Upaya Sunan Drajat merumuskan ajaran Islam sederhana dengan menggunakan bahasa yang mudah dipahami masyarakat Nusantara, yang kala itu masih sebagai masyarakat mualaf, membuat Islam mudah dipahami dan diamalkan. Sehingga, semakin banyak orang yang menerima Islam, dan Islam semakin mempribumi di Nusantara.
Selain mendakwahkan Islam dengan cara yang ramah, dakwah Wali Songo juga dilakukan dengan mempribumikan Islam kepada masyarakat Nusantara. Ini sejalan dengan pandangan M. Abdul Karim bahwa, “…Islam yang hadir di perairan Nusantara ini mampu dengan cepat beradaptasi sehingga tidak memunculkan benturan budaya dengan adat dan tradisi lokal yang sudah ada sebelumnya.”
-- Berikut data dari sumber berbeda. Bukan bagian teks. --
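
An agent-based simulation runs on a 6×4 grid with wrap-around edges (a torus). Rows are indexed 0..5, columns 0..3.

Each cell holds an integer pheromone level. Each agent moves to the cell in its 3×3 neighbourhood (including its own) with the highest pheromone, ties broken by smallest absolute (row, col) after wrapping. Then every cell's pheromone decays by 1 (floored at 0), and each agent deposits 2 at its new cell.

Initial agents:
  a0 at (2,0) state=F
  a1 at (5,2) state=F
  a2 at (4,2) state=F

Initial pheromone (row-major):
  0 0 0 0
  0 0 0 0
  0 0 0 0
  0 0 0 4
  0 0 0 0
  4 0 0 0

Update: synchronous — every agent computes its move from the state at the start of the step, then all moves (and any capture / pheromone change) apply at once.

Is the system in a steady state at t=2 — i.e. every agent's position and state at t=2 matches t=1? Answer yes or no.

no

t=1: a0@(3,3) a1@(0,1) a2@(3,3) | pheromone: 0 2 0 0 / 0 0 0 0 / 0 0 0 0 / 0 0 0 7 / 0 0 0 0 / 3 0 0 0
t=2: a0@(3,3) a1@(5,0) a2@(3,3) | pheromone: 0 1 0 0 / 0 0 0 0 / 0 0 0 0 / 0 0 0 10 / 0 0 0 0 / 4 0 0 0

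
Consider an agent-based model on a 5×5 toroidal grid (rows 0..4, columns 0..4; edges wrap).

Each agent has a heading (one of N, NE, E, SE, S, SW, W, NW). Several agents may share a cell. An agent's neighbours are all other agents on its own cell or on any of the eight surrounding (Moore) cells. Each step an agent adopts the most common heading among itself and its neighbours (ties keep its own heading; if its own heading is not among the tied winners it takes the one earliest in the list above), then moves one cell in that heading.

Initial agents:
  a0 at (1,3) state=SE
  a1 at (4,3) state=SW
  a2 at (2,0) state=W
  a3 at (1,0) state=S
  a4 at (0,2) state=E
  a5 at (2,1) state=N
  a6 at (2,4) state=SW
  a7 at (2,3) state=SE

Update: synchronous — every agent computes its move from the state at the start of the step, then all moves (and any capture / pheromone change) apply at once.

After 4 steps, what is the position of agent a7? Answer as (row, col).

t=1: a0@(2,4):SE a1@(0,2):SW a2@(2,4):W a3@(2,0):S a4@(0,3):E a5@(1,1):N a6@(3,0):SE a7@(3,4):SE
t=2: a0@(3,0):SE a1@(1,1):SW a2@(3,0):SE a3@(3,1):SE a4@(0,4):E a5@(0,1):N a6@(4,1):SE a7@(4,0):SE
t=3: a0@(4,1):SE a1@(2,0):SW a2@(4,1):SE a3@(4,2):SE a4@(0,0):E a5@(1,2):SE a6@(0,2):SE a7@(0,1):SE
t=4: a0@(0,2):SE a1@(3,4):SW a2@(0,2):SE a3@(0,3):SE a4@(1,1):SE a5@(2,3):SE a6@(1,3):SE a7@(1,2):SE

(1, 2)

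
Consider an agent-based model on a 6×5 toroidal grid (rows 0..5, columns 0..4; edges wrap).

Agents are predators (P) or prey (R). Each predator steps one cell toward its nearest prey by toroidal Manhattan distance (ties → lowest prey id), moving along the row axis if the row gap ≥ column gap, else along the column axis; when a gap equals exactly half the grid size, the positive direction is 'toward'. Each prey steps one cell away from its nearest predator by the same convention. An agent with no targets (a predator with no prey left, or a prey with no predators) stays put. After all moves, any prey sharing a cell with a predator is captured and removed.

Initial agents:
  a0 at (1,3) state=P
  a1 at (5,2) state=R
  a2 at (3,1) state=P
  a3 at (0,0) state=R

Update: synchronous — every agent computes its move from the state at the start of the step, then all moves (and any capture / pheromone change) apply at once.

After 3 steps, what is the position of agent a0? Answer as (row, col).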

Wali Songo mendakwahkan Islam dengan prinsip mempribumikan Islam bukan memaksakan Islam di Nusantara. Mereka terkenal sebagai penyebar Islam yang tidak menolak dengan frontal budaya lokal, namun justru memanfaatkannya sebagai media dakwah. Contohnya, Sunan Muria, putra Sunan Kalijaga dan merupakan Wali Songo yang paling muda, diketahui berdakwah melalui jalur budaya.
Agus Sunyoto menjelaskan, “Dalam melakukan dakwah Islam, Sunan Muria memilih pendekatan sebagaimana dijalankan ayahandanya, Sunan Kalijaga. Tradisi keagamaan lama yang dianut masyarakat tidak dihilangkan, melainkan diberi warna Islam dan dikembangkan menjadi tradisi keagamaan baru yang khas Islam. Demikianlah tradisi bancakan dengan tumpeng yang biasa dipersembahkan ke tempat-tempat angker diubah menjadi kenduri, yaitu upacara mengirim doa kepada leluhur dengan menggunakan doa-doa Islam di rumah orang yang menyelenggarakan kenduri.”
Upaya dakwah Wali Songo untuk mempribumikan Islam membuat Islam mudah diterima oleh masyarakat kala itu. Sehingga, Islam berkembang dengan baik di Nusantara.
Karim, M. Abdul. Sejarah Pemikiran dan Peradaban Islam. Yogyakarta: Bagaskara, 2017.
Sunyoto, Agus. Atlas Wali Songo. Tangerang: Pustaka IIMaN, 2017.